The emerging appealing possibility of exploiting organic heterojunctions for obtaining new electronics properties derived from the interface between different semiconductors is going to add a further degree of freedom for improving OFET performances. In this paper we report on the possibility to use organic bulk heterojunctions of two derivatives of a conjugated molecule for tuning and controlling charge carrier population and transport within the active layer. In particular, we report on the fabrication and operation of a series of OFETs, which exhibit (i) accumulation and depletion mode operation, (ii) wide tunability of threshold voltage, (iii) mechanical flexibility. We fabricated OFETs on plastic substrates (Mylar®), acting at the same time as gate dielectric, by co-depositing two organic semiconductor materials, sexithiophene (6T) and α,ω-dihexylsexithiophene (DH6T), at various ratios. OFETs comprising pure 6T channels exhibited a slightly negative threshold voltage (VT), thus working in p-type accumulation mode. When only DH6T formed the channel, large positive VT was observed, giving evidence that an accumulation of p-type charge carriers was already present without applying any gate bias and that these OFETs work in the depletion regime.
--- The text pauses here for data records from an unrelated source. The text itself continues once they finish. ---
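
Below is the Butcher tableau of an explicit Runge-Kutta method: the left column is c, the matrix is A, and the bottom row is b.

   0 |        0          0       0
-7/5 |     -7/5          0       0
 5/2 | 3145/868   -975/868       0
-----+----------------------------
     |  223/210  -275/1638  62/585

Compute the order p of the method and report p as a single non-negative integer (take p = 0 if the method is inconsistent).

3

b = (223/210, -275/1638, 62/585)
c = (0, -7/5, 5/2)
Ac = (0, 0, 195/124)
Σ b_i: 223/210·1 + (-275/1638)·1 + 62/585·1 = 1 ✓
b·c: (-275/1638)·(-7/5) + 62/585·5/2 = 1/2 ✓
b·c²: (-275/1638)·49/25 + 62/585·25/4 = 1/3 ✓
b·Ac: 62/585·195/124 = 1/6 ✓; 3 stages ⇒ order 3.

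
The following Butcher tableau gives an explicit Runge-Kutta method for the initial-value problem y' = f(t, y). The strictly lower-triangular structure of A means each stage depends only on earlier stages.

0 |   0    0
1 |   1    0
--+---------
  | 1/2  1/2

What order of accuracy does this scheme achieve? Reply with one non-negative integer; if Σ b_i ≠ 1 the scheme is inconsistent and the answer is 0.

b = (1/2, 1/2)
c = (0, 1)
Σ b_i: 1/2·1 + 1/2·1 = 1 ✓
b·c: 1/2·1 = 1/2 ✓; 2 stages ⇒ order 2.

2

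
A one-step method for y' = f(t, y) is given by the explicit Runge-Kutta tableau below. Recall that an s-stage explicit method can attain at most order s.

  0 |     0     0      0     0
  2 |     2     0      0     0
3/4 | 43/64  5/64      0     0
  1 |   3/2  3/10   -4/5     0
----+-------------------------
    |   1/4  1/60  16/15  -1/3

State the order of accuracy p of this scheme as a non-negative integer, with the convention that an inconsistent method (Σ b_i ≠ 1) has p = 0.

4

b = (1/4, 1/60, 16/15, -1/3)
c = (0, 2, 3/4, 1)
Ac = (0, 0, 5/32, 0)
Σ b_i: 1/4·1 + 1/60·1 + 16/15·1 + (-1/3)·1 = 1 ✓
b·c: 1/60·2 + 16/15·3/4 + (-1/3)·1 = 1/2 ✓
b·c²: 1/60·4 + 16/15·9/16 + (-1/3)·1 = 1/3 ✓
b·Ac: 16/15·5/32 = 1/6 ✓
b·c³: 1/60·8 + 16/15·27/64 + (-1/3)·1 = 1/4 ✓
b·(c∘Ac): 16/15·15/128 = 1/8 ✓
b·Ac²: 16/15·5/16 + (-1/3)·3/4 = 1/12 ✓
b·A²c: (-1/3)·(-1/8) = 1/24 ✓; 4 stages ⇒ order 4.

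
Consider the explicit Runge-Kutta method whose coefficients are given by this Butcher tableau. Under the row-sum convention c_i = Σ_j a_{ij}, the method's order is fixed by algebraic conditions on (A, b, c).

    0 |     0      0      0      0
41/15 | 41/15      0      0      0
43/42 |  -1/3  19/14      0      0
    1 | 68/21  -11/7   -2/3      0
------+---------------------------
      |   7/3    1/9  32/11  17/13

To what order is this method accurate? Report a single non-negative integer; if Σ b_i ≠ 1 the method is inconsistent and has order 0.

b = (7/3, 1/9, 32/11, 17/13)
c = (0, 41/15, 43/42, 1)
Ac = (0, 0, 779/210, -224/45)
Σ b_i: 7/3·1 + 1/9·1 + 32/11·1 + 17/13·1 = 8573/1287 ≠ 1 ⇒ order 0.

0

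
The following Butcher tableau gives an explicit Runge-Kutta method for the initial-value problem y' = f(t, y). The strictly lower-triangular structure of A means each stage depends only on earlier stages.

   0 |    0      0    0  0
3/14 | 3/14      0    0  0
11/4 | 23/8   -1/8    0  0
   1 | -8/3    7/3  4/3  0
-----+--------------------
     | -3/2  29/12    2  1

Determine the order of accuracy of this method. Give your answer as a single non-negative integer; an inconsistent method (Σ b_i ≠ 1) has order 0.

0

b = (-3/2, 29/12, 2, 1)
c = (0, 3/14, 11/4, 1)
Ac = (0, 0, -3/112, 25/6)
Σ b_i: (-3/2)·1 + 29/12·1 + 2·1 + 1·1 = 47/12 ≠ 1 ⇒ order 0.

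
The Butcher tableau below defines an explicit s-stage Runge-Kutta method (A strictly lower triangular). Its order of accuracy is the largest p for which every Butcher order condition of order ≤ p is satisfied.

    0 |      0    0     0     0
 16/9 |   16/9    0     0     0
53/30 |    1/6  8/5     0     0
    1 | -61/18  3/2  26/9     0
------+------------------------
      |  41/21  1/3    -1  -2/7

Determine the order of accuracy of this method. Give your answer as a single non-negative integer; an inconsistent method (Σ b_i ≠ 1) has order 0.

1

b = (41/21, 1/3, -1, -2/7)
c = (0, 16/9, 53/30, 1)
Ac = (0, 0, 128/45, 1049/135)
Σ b_i: 41/21·1 + 1/3·1 + (-1)·1 + (-2/7)·1 = 1 ✓
b·c: 1/3·16/9 + (-1)·53/30 + (-2/7)·1 = -2759/1890 ≠ 1/2 ⇒ order 1.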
Photocurrent spectroscopy measurements confirmed that a larger concentration of charge carriers is present in DH6T OFETs. For OFETs with mixed 6T:DH6T channels we found a linear dependence of VT on the 6T: DH6T ratio. Moreover, the hole mobility was essentially constant for all mixing ratios (≥ 5x10-3 cm2/Vs), and even higher than for pure 6T flexible OFETs (3x10-3 cm2/Vs). X-ray diffraction and atomic force microscopy studies showed that 6T and DH6T co-deposited films (on Mylar® and Si-oxide) have very similar structural and morphological properties as the pure materials films, and that the two molecules form intercalation compounds. This is particularly interesting because it demonstrates the possibility to adjust the device working point and tune its operational mode without negatively affecting charge carriers transport across the channel. Our work shows that extremely wide OFET function tunability can be achieved by combining molecules with appropriately adjusted properties in molecularly mixed films. A rational approach to precisely control OFET performance has thus been established, providing a considerable extension of the application-potential of organic electronics.